1. Field of the Invention
This invention relates to a method of manufacturing a miniaturized multilayer ceramic capacitor having high capacitance.
2. Description of the Prior Art:
Recently, as a result of the development of large-scale integration techniques for such devices as IC, LSI and so forth, high-density packaging of electronic components with respect to a circuit substrate has been pursued at a rapid pace so that there have been ever-increasing demands for miniaturized, high capacitance type electronic components such as capacitors to be used in peripheral circuits for integrated circuits.
It is multilayer ceramic capacitors that can most effectively satisfy the above-mentioned demands. Multilayer ceramic capacitors comprise thin dielectric layers which are superimposed upon each other so that increased effective electrode areas can be realized and an increased electrostatic capacitance per unit area can be achieved; thus such capacitors have a reduced size and an increased capacitance.
A promising method of making multilayer ceramic capacitors was proposed by Waku, NTT Special Report, No. 28 (1975) and Yamaoka et al, Advances in Ceramics, Vol. 1, (1981) pp. 232-241). The proposed method comprises the steps of burning a semiconductor ceramic disk the base material of which may be BaTiO.sub.3 or SrTiO.sub.3, for example; applying an insulating additive such as, for example, CuO or Bi.sub.2 O.sub.3 onto the burned semiconductor ceramic disk and then subjecting the disk to a heat treatment to cause the insulating additive to be thermally diffused into the grain boundaries of the semiconductor ceramics, thereby forming a boundary layer structure wherein only the grain boundary portions are insulated; and attaching metal electrodes to the disk. Such a method may be referred to as "solid-phase boundary-layer method" which is adapted to produce capacitors by utilizing an apparent relative permittivity in the range of about 10,000-50,000. However, the conventional method mentioned just above is only applicable in an attempt to produce products of the so-called veneer type and is unable to meet the needs of the times in that it has only a limited capability of achieving capacitors of a reduced size and an increased capacitance.
In view of what has been mentioned above with respect to the prior art, the inventors have made an extensive study in an attempt to achieve a capacitor which is miniaturized and yet of a high capacitance, by taking into account of the advantages of the conventional "solid-phase boundary-layer method", and in the course of the study, have considered fabricating a multilayer capacitor in the form of a solid-phase boundary-layer structure for achieving a ceramic capacitor of a reduced size and an increased capacitance. More specifically, the inventors have considered the possibility that such a capacitor may be achieved by a process which comprises the steps of providing a layer-built structure including ten to several ten layers superimposed upon each other, each of the layers being constituted by a semiconductor ceramics film which may be made of BaTiO.sub.3, for example, as mentioned above and having metal paste applied thereon which serves as an electrode; pressing the layer-built structure; and thereafter sintering the superimposed semiconductor ceramics films and metal paste at the same time. Heretofore, however, it has never been thought of to form such a layer-built structure on the basis of the aforementioned conventional solid-phase boundary-layer method. This is because in the conventional solid-phase boundary-layer method, a grain boundary insulating additive is previously applied to the layer-built structure and then such structure is subjected to a heat treatment so that the additive is thermally diffused into the grain boundaries of the semiconductor ceramics; thus if a layer-built structure such as mentioned above is prepared and if it is attempted to cause the insulating additive supplied thereto to be thermally diffused in the grain boundaries of the semiconductor ceramics constituting the layer-built structure, the below-mentioned difficulties are experienced when the insulating additive is applied and thermally diffused.
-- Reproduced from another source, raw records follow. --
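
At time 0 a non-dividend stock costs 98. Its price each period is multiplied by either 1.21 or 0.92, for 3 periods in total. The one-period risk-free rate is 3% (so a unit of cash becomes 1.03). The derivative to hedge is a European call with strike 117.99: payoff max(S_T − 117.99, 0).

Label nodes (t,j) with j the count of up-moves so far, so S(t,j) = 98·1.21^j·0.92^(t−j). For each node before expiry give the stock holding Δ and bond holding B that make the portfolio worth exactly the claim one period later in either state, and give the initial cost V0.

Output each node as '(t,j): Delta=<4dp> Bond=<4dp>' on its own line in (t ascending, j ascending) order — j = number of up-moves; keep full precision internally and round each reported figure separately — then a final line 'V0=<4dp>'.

Since d<R<u, set p* = (R−d)/(u−d) = 0.3793; price each node as the discounted p*-expectation of its children.
Payoff layer (t=3): V(3,0)=0.0000, V(3,1)=0.0000, V(3,2)=14.0133, V(3,3)=55.6230
Node (2,0) S=82.9472: V=(p*·0.0000+(1−p*)·0.0000)/1.03=0.0000; Δ=(0.0000−0.0000)/(100.3661−76.3114)=0.0000; B=V−Δ·S=0.0000
Node (2,1) S=109.0936: V=(p*·14.0133+(1−p*)·0.0000)/1.03=5.1606; Δ=(14.0133−0.0000)/(132.0033−100.3661)=0.4429; B=V−Δ·S=-43.1610
Node (2,2) S=143.4818: V=(p*·55.6230+(1−p*)·14.0133)/1.03=28.9284; Δ=(55.6230−14.0133)/(173.6130−132.0033)=1.0000; B=V−Δ·S=-114.5534
Node (1,0) S=90.1600: V=(p*·5.1606+(1−p*)·0.0000)/1.03=1.9004; Δ=(5.1606−0.0000)/(109.0936−82.9472)=0.1974; B=V−Δ·S=-15.8946
Node (1,1) S=118.5800: V=(p*·28.9284+(1−p*)·5.1606)/1.03=13.7631; Δ=(28.9284−5.1606)/(143.4818−109.0936)=0.6912; B=V−Δ·S=-68.1950
Node (0,0) S=98.0000: V=(p*·13.7631+(1−p*)·1.9004)/1.03=6.2136; Δ=(13.7631−1.9004)/(118.5800−90.1600)=0.4174; B=V−Δ·S=-34.6919
Each (Δ,B) replicates both successor values, so the strategy is self-financing and V0 is arbitrage-free.

(0,0): Delta=0.4174 Bond=-34.6919
(1,0): Delta=0.1974 Bond=-15.8946
(1,1): Delta=0.6912 Bond=-68.1950
(2,0): Delta=0.0000 Bond=0.0000
(2,1): Delta=0.4429 Bond=-43.1610
(2,2): Delta=1.0000 Bond=-114.5534
V0=6.2136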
In the case where PbO or Bi.sub.2 O.sub.3 is applied as the insulating additive as in the prior art, there is the tendency that the insulating additive is caused to react with Pd, Pd-Ag or the like, which was used for inner electrodes, at a temperature at which a heat treament for thermal diffusion of the insulating additive is effected, so that the inner electrodes may be damaged. Thus, PbO or Bi.sub.2 O.sub.3 was unsuitable for use as insulating additive for layer-built ceramic structure.
In the case where CuO is used as the insulating additive, no reaction with the inner electrodes is caused so that such electrodes are prevented from being subjected to such damages as mentioned above. With a structure wherein CuO is directly applied onto a body of ceramics and thermally diffused therein, however, remarkable dispersions occurred in the dielectric characteristics thereof so that uniform insulation of the grain boundaries in the ceramic body could hardly be achieved.